企業の労働安全衛生、特にメンタルヘルス問題に取り組んでいます。
拙著「中小企業のうつ病対策」をお読みください。

死別悲しみ・2週間で「うつ」

2013年05月14日 | 情報
米精神医学会が定めた精神医学の世界的な診断基準「DSM―Ⅳ」が19年ぶりに改訂され、
第5版の「DSM-5」として来年5月に発行されることになっていますが、
5月11日の読売朝刊に関連する記事がありましたので、以下に転載します。

米精神医学会が近く公表する精神疾患の新たな診断基準「DSM-5」で、子どもや配偶者などを亡くした後の気分の落ち込みを、
安易にうつ病と診断する恐れのある改定がなされることがわかった。
米精神医学会の診断基準は、日本を含む世界各国で用いられている。病気ごとに代表的な症状が列記され、
当てはまる症状の数などで診断する。
うつ病は、「抑うつ気分」「興味または喜びの喪失」の一方または両方と、ほぼ毎日の「不眠や睡眠過多」など、
計5つ以上の症状が2週間続き、生活に支障がる場合に診断される。ただし、死別の場合は、症状が2か月以上
続く場合に診断できる、と規定されていた。
新基準ではこの規定が削除され、脚注で正確な診断のポイントなどが記載される。背景には、うつ病を早期に治療することを
重視する流れがある。だが、子どもや配偶者を不慮の事故などで失った時も、2週間で立ち直らなければ病気とされる可能性があり、
日本の精神科医からも疑問が上がっている。
うつ病は近年、過剰な診断や不適切な投薬が問題視されており、日本うつ病学会は昨年、過剰な診断と治療を戒める
医師向けの治療指針を策定した。
神庭重信・同学会理事長(九州大学教授)は「死別を経験すると、病気でなくても、うつ病と同じ症状が
2週間以上続くことは珍しくない。
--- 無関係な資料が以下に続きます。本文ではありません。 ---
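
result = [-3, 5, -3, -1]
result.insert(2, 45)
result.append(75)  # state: [-3, 5, 45, -3, -1, 75]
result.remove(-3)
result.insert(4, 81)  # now [5, 45, -3, -1, 81, 75]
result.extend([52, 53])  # [5, 45, -3, -1, 81, 75, 52, 53]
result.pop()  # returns 53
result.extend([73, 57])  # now [5, 45, -3, -1, 81, 75, 52, 73, 57]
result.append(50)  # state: [5, 45, -3, -1, 81, 75, 52, 73, 57, 50]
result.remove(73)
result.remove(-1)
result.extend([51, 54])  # [5, 45, -3, 81, 75, 52, 57, 50, 51, 54]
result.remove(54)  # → [5, 45, -3, 81, 75, 52, 57, 50, 51]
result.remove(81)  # [5, 45, -3, 75, 52, 57, 50, 51]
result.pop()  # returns 51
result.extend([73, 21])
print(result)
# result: [5, 45, -3, 75, 52, 57, 50, 73, 21]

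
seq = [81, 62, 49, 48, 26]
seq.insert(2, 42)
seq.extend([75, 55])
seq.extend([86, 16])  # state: [81, 62, 42, 49, 48, 26, 75, 55, 86, 16]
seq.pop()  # 16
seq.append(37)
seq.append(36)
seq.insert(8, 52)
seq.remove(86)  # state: [81, 62, 42, 49, 48, 26, 75, 55, 52, 37, 36]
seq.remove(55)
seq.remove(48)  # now [81, 62, 42, 49, 26, 75, 52, 37, 36]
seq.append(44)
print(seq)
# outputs [81, 62, 42, 49, 26, 75, 52, 37, 36, 44]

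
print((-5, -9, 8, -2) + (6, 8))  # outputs (-5, -9, 8, -2, 6, 8)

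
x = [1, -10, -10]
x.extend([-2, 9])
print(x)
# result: [1, -10, -10, -2, 9]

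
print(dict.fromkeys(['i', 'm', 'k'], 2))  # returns {'i': 2, 'm': 2, 'k': 2}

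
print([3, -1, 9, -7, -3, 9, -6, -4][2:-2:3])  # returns [9, 9]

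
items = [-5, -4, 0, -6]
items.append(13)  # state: [-5, -4, 0, -6, 13]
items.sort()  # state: [-6, -5, -4, 0, 13]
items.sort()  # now [-6, -5, -4, 0, 13]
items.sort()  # [-6, -5, -4, 0, 13]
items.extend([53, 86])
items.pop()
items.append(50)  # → [-6, -5, -4, 0, 13, 53, 50]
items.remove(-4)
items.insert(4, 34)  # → [-6, -5, 0, 13, 34, 53, 50]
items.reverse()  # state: [50, 53, 34, 13, 0, -5, -6]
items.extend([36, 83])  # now [50, 53, 34, 13, 0, -5, -6, 36, 83]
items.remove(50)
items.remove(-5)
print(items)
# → [53, 34, 13, 0, -6, 36, 83]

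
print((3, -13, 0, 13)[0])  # 3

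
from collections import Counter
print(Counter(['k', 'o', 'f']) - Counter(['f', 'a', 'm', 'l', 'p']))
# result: Counter({'k': 1, 'o': 1})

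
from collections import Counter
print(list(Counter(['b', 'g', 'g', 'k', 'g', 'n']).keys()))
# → ['b', 'g', 'k', 'n']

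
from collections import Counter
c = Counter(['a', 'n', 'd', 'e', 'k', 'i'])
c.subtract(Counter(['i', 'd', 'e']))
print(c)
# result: Counter({'a': 1, 'n': 1, 'k': 1, 'd': 0, 'e': 0, 'i': 0})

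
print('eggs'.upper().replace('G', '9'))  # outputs E99S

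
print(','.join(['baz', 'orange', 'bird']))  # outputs baz,orange,bird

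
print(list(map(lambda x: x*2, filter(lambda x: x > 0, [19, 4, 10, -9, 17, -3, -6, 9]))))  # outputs [38, 8, 20, 34, 18]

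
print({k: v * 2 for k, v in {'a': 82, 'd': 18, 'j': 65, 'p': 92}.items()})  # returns {'a': 164, 'd': 36, 'j': 130, 'p': 184}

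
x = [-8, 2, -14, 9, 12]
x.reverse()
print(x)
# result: [12, 9, -14, 2, -8]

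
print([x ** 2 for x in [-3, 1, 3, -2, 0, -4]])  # [9, 1, 9, 4, 0, 16]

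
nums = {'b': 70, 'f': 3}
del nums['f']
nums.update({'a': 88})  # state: {'b': 70, 'a': 88}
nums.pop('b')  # 70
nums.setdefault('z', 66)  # 66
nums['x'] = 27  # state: {'a': 88, 'z': 66, 'x': 27}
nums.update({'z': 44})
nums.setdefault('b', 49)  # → 49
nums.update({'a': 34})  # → {'a': 34, 'z': 44, 'x': 27, 'b': 49}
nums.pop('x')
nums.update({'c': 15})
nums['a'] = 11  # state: {'a': 11, 'z': 44, 'b': 49, 'c': 15}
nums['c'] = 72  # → {'a': 11, 'z': 44, 'b': 49, 'c': 72}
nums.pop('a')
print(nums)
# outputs {'z': 44, 'b': 49, 'c': 72}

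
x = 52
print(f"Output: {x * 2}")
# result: Output: 104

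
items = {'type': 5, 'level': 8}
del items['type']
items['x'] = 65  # {'level': 8, 'x': 65}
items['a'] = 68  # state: {'level': 8, 'x': 65, 'a': 68}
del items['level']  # {'x': 65, 'a': 68}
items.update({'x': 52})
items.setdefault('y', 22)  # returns 22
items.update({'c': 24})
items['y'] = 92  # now {'x': 52, 'a': 68, 'y': 92, 'c': 24}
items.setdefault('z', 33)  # 33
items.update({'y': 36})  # {'x': 52, 'a': 68, 'y': 36, 'c': 24, 'z': 33}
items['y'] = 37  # {'x': 52, 'a': 68, 'y': 37, 'c': 24, 'z': 33}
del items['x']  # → {'a': 68, 'y': 37, 'c': 24, 'z': 33}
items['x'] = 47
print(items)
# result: {'a': 68, 'y': 37, 'c': 24, 'z': 33, 'x': 47}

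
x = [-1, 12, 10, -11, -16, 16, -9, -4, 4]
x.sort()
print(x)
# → [-16, -11, -9, -4, -1, 4, 10, 12, 16]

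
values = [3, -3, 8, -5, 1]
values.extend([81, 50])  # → [3, -3, 8, -5, 1, 81, 50]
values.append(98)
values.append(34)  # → [3, -3, 8, -5, 1, 81, 50, 98, 34]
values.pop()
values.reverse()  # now [98, 50, 81, 1, -5, 8, -3, 3]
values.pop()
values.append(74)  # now [98, 50, 81, 1, -5, 8, -3, 74]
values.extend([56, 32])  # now [98, 50, 81, 1, -5, 8, -3, 74, 56, 32]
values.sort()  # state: [-5, -3, 1, 8, 32, 50, 56, 74, 81, 98]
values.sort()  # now [-5, -3, 1, 8, 32, 50, 56, 74, 81, 98]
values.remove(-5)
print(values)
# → [-3, 1, 8, 32, 50, 56, 74, 81, 98]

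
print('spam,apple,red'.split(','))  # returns ['spam', 'apple', 'red']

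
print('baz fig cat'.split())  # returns ['baz', 'fig', 'cat']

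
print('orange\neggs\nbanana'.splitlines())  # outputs ['orange', 'eggs', 'banana']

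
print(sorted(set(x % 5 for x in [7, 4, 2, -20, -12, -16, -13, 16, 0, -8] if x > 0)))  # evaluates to [1, 2, 4]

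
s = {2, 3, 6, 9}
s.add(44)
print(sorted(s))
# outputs [2, 3, 6, 9, 44]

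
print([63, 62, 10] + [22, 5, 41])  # [63, 62, 10, 22, 5, 41]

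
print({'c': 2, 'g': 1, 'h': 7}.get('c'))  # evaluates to 2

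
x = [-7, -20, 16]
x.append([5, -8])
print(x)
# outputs [-7, -20, 16, [5, -8]]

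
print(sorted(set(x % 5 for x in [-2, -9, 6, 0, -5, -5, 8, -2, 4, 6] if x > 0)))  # [1, 3, 4]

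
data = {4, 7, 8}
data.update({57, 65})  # {4, 7, 8, 57, 65}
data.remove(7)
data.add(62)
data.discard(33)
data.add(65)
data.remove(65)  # {4, 8, 57, 62}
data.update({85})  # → {4, 8, 57, 62, 85}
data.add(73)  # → {4, 8, 57, 62, 73, 85}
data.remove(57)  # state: {4, 8, 62, 73, 85}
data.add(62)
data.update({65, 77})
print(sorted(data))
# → [4, 8, 62, 65, 73, 77, 85]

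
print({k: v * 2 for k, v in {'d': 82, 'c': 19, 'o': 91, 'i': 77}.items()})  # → {'d': 164, 'c': 38, 'o': 182, 'i': 154}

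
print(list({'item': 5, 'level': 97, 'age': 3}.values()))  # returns [5, 97, 3]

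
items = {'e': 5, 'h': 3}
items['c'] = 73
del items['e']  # {'h': 3, 'c': 73}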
今年予定している、うつ病治療指針の改定のなかで詳しく説明し、
医師に冷静な対応を求めたい」と話している。

なお、わが国の精神疾患の診断基準は、ふたつあります。
ひとつは、精神科専門医の世界においては、米精神医学会が定めた診断基準「DSM―Ⅳ」を採用しており、
厚生労働省をはじめとする行政においては、WHOが規程する「ICD10」を基準にしています。
高名な精神科専門医に確認すると、両者にはほとんど差がないとのことでした。使い勝手の問題だそうです。